12 janvier > Essai France > Maxime Decout

Les questions abordées dans cet essai sont au cœur même de la littérature, de la création littéraire. Elles nous renvoient aussi à l’actualité au travers des récurrentes affaires de plagiat. Il s’agit de l’imitation. Maxime Decout (université Lille-3 Charles-de-Gaulle) ne traite pas uniquement de l’imitation, mais de la peur qu’elle engendre chez les écrivains. Cette angoisse mimétique est au centre de la démarche littéraire qui voudrait n’obéir qu’à la seule injonction de l’originalité. Mais comment créer sans se nourrir de ses lectures ? Dire n’est-il pas redire ? Auteur d’un précédent essai sur la mauvaise foi dans les lettres (Minuit, 2015), Maxime Decout évoque avec justesse "le problème du degré de conscience de la littérature devant ce qu’elle est souvent (une pratique mimétique) et devant ce qu’elle voudrait être (une originalité sans précédent)".

Devant le fait qu’il ne peut être toujours en "Rimbaldie", le pays du génie, de la "nouveauté sans exemple", l’auteur compose. Flaubert, Stendhal, Proust, Malcom Lowry, Sartre, Aragon, Valéry, Perec et tant d’autres ont écrit à l’ombre des autres. Lautréamont lui-même, météore de la singularité, a mis ses pas dans les traces d’autrui pour mieux les piétiner.

Avec une belle énergie et le sens de la formule, Maxime Decout reprend le dossier à son origine, en se focalisant sur le domaine français. Il explique que la peur de réécrire les autres, de plagier malgré soi, est assez récente. De la Renaissance au XVIIe siècle, on imitait sans vergogne. Montaigne ne s’en cachait guère tout en affirmant son style. "Qu’on voie, en ce que j’emprunte, si j’ai su choisir de quoi rehausser mon propos." Avec les Lumières, la Révolution et l’apparition du droit d’auteur, les choses ont changé. Le mimétisme littéraire fit craindre pour l’originalité. Proust aborda le problème en commençant par le pastiche, en traitant le mal par le mal, avant de tracer sa route. D’autres choisirent des écritures blanches comme Camus ou Modiano. Maxime Decout donne de nombreux exemples de cette crainte dans ce "voyage où les mots ne sont plus à personne, où les plumes s’échangent, se prêtent, où on les accapare et se les approprie".

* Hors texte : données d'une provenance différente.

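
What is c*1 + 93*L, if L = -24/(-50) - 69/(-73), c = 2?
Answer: 245543/1825 ≈ 134.54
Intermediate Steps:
L = 2601/1825 (L = -24*(-1/50) - 69*(-1/73) = 12/25 + 69/73 = 2601/1825 ≈ 1.4252)
c*1 + 93*L = 2*1 + 93*(2601/1825) = 2 + 241893/1825 = 245543/1825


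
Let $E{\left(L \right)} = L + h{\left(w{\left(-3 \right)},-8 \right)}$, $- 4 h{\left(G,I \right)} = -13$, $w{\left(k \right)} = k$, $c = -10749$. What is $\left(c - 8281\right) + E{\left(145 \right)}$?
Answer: $- \frac{75527}{4} \approx -18882.0$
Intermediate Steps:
$h{\left(G,I \right)} = \frac{13}{4}$ ($h{\left(G,I \right)} = \left(- \frac{1}{4}\right) \left(-13\right) = \frac{13}{4}$)
$E{\left(L \right)} = \frac{13}{4} + L$ ($E{\left(L \right)} = L + \frac{13}{4} = \frac{13}{4} + L$)
$\left(c - 8281\right) + E{\left(145 \right)} = \left(-10749 - 8281\right) + \left(\frac{13}{4} + 145\right) = -19030 + \frac{593}{4} = - \frac{75527}{4}$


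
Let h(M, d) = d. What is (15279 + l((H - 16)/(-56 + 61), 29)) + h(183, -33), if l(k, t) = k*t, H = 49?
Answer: 77187/5 ≈ 15437.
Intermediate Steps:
(15279 + l((H - 16)/(-56 + 61), 29)) + h(183, -33) = (15279 + ((49 - 16)/(-56 + 61))*29) - 33 = (15279 + (33/5)*29) - 33 = (15279 + 957/5) - 33 = 77352/5 - 33 = 77187/5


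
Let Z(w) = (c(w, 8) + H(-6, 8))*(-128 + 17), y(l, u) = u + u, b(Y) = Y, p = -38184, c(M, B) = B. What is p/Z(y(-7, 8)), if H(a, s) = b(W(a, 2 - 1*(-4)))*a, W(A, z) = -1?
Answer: 172/7 ≈ 24.571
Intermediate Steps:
y(l, u) = 2*u
H(a, s) = -a
Z(w) = -1554 (Z(w) = (8 - 1*(-6))*(-128 + 17) = (8 + 6)*(-111) = 14*(-111) = -1554)
p/Z(y(-7, 8)) = -38184/(-1554) = -38184*(-1/1554) = 172/7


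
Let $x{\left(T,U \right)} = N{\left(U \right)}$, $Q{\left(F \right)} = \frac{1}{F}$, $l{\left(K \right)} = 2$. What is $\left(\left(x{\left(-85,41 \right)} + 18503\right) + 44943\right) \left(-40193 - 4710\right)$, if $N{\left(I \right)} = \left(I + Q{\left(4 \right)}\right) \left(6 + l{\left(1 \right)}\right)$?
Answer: $-2863733728$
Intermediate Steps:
$N{\left(I \right)} = 2 + 8 I$ ($N{\left(I \right)} = \left(I + \frac{1}{4}\right) \left(6 + 2\right) = \left(I + \frac{1}{4}\right) 8 = \left(\frac{1}{4} + I\right) 8 = 2 + 8 I$)
$x{\left(T,U \right)} = 2 + 8 U$
$\left(\left(x{\left(-85,41 \right)} + 18503\right) + 44943\right) \left(-40193 - 4710\right) = \left(\left(\left(2 + 8 \cdot 41\right) + 18503\right) + 44943\right) \left(-40193 - 4710\right) = \left(\left(\left(2 + 328\right) + 18503\right) + 44943\right) \left(-44903\right) = \left(\left(330 + 18503\right) + 44943\right) \left(-44903\right) = \left(18833 + 44943\right) \left(-44903\right) = 63776 \left(-44903\right) = -2863733728$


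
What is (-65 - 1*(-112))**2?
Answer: 2209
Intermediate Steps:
(-65 - 1*(-112))**2 = (-65 + 112)**2 = 47**2 = 2209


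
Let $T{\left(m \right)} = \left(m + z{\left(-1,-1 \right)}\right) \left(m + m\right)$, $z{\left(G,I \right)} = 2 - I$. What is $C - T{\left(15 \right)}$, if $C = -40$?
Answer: $-580$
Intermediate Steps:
$T{\left(m \right)} = 2 m \left(3 + m\right)$ ($T{\left(m \right)} = \left(m + \left(2 - -1\right)\right) \left(m + m\right) = \left(m + \left(2 + 1\right)\right) 2 m = \left(m + 3\right) 2 m = \left(3 + m\right) 2 m = 2 m \left(3 + m\right)$)
$C - T{\left(15 \right)} = -40 - 2 \cdot 15 \left(3 + 15\right) = -40 - 2 \cdot 15 \cdot 18 = -40 - 540 = -580$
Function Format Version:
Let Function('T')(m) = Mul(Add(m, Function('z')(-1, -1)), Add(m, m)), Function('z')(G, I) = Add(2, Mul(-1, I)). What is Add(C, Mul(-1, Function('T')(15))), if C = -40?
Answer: -580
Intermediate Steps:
Function('T')(m) = Mul(2, m, Add(3, m)) (Function('T')(m) = Mul(Add(m, Add(2, Mul(-1, -1))), Add(m, m)) = Mul(Add(m, Add(2, 1)), Mul(2, m)) = Mul(Add(m, 3), Mul(2, m)) = Mul(Add(3, m), Mul(2, m)) = Mul(2, m, Add(3, m)))
Add(C, Mul(-1, Function('T')(15))) = Add(-40, Mul(-1, Mul(2, 15, Add(3, 15)))) = Add(-40, Mul(-1, Mul(2, 15, 18))) = Add(-40, Mul(-1, 540)) = Add(-40, -540) = -580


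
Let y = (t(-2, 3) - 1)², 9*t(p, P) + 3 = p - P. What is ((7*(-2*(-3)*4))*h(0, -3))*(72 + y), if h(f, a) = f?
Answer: 0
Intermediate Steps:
t(p, P) = -⅓ - P/9 + p/9 (t(p, P) = -⅓ + (p - P)/9 = -⅓ + (-P/9 + p/9) = -⅓ - P/9 + p/9)
y = 289/81 (y = ((-⅓ - ⅑*3 + (⅑)*(-2)) - 1)² = ((-⅓ - ⅓ - 2/9) - 1)² = (-8/9 - 1)² = (-17/9)² = 289/81 ≈ 3.5679)
((7*(-2*(-3)*4))*h(0, -3))*(72 + y) = ((7*(-2*(-3)*4))*0)*(72 + 289/81) = ((7*(6*4))*0)*(6121/81) = ((7*24)*0)*(6121/81) = (168*0)*(6121/81) = 0*(6121/81) = 0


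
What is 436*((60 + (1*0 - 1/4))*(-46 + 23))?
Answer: -599173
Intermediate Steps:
436*((60 + (1*0 - 1/4))*(-46 + 23)) = 436*((60 + (0 - 1*1/4))*(-23)) = 436*((60 + (0 - 1/4))*(-23)) = 436*((60 - 1/4)*(-23)) = 436*((239/4)*(-23)) = 436*(-5497/4) = -599173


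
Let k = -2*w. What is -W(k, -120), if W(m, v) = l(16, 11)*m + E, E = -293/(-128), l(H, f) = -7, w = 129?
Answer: -231461/128 ≈ -1808.3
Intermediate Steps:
k = -258 (k = -2*129 = -258)
E = 293/128 (E = -293*(-1/128) = 293/128 ≈ 2.2891)
W(m, v) = 293/128 - 7*m (W(m, v) = -7*m + 293/128 = 293/128 - 7*m)
-W(k, -120) = -(293/128 - 7*(-258)) = -(293/128 + 1806) = -1*231461/128 = -231461/128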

Cette peur de réécrire les autres ne justifie en aucun cas le plagiat. "Car l’imitation, contrairement au plagiat, n’est pas un cas de conscience. Elle est un phénomène de la conscience." Tout écrivain se nourrit de ses lectures, de même que tout musicien entend ses prédécesseurs. La musique des mots flotte forcément dans son esprit lorsqu’il écrit. Mais c’est en imitant tout en se défiant de cette imitation que l’auteur offre ce qui lui est propre. L’imitation est un passager clandestin et tous les auteurs n’ont pas à son égard le même rapport, souligne Maxime Decout. Il distingue l’érudit, le pédant, le copiste, le faussaire ou le plagiaire. Mais celui qui prétend n’avoir jamais cédé "à l’alcool capiteux et affolant de l’imitation", à ruser avec elle, à se faire des frissons mimétiques pour naître soi-même au contact des autres, celui-là n’est pas écrivain. L. L.